Et alors, un beau jour, la bourgeoisie est réveillée par un formidable choc en retour : les gestapos s’affairent, les prisons s’emplissent, les tortionnaires inventent, raffinent, discutent autour des chevalets.

On s’étonne, on s’indigne. On dit : « Comme c’est curieux ! Mais, bah ! C’est le nazisme, ça passera ! » Et on attend, et on espère ; et on se tait à soi-même la vérité, que c’est une barbarie, mais la barbarie suprême, celle qui couronne, celle qui résume la quotidienneté des barbaries ; que c’est du nazisme, mais qu’avant d’en être la victime, on en a été le complice ; que ce nazisme-là, on l’a supporté avant de le subir, on l’a absous, on a fermé l’œil dessus, on l’a légitimé, parce que, jusque là, il ne s’était appliqué qu’à des peuples non européens ; que ce nazisme-là, on l’a cultivé, on en est responsable, et qu’il sourd, qu’il perce, qu’il goutte, avant de l’engloutir dans ses eaux rougies de toutes les fissures de la civilisation occidentale et chrétienne. [...]

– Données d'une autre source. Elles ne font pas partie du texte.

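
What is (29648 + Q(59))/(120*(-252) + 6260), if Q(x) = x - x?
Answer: -68/55 ≈ -1.2364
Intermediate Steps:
Q(x) = 0
(29648 + Q(59))/(120*(-252) + 6260) = (29648 + 0)/(120*(-252) + 6260) = 29648/(-30240 + 6260) = 29648/(-23980) = 29648*(-1/23980) = -68/55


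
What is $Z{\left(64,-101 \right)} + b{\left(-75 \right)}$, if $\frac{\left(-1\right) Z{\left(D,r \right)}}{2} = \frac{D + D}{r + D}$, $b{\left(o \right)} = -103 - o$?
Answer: $- \frac{780}{37} \approx -21.081$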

Question : Césaire essaie-t-il de nous convaincre ou de nous persuader, dans ce texte ?

Travail d’adaptation (réduction de l’étude à 10 minutes), prise en compte de la question

 

INTRODUCTION

Excellente !

 

10’30 : très bon travail d’adaptation, eu égard à la question posée.

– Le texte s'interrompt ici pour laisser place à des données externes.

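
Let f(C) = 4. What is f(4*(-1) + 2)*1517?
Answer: 6068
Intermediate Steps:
f(4*(-1) + 2)*1517 = 4*1517 = 6068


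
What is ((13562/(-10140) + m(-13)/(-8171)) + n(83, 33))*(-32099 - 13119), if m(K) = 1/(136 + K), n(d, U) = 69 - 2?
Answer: -2521540515561181/849252885 ≈ -2.9691e+6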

Exposé clair, articulé (on sait que tu en es au II. B, par exemple)

 

    Parfait.

Qualité des remarques (aucune erreur, incompréhension…)

 

Tout ce que tu dis est très intéressant, et très maîtrisé.

 

Aisance à l’oral (pas trop d’hésitations, force de conviction)

 

Parfait. Et tu t’exprimes parfaitement, avec précision, richesse et spontanéité.

Elocution (articulation, volume…)

 

Parfaite.

Expression corporelle (ni trop statique, ni trop expressif, intensité du regard)

 

Très bien.

Eh bien voilà, tu es prête ! (Pour ce texte, du moins !). 20/20. Tu aurais probablement 9 ou 10/10 au bac.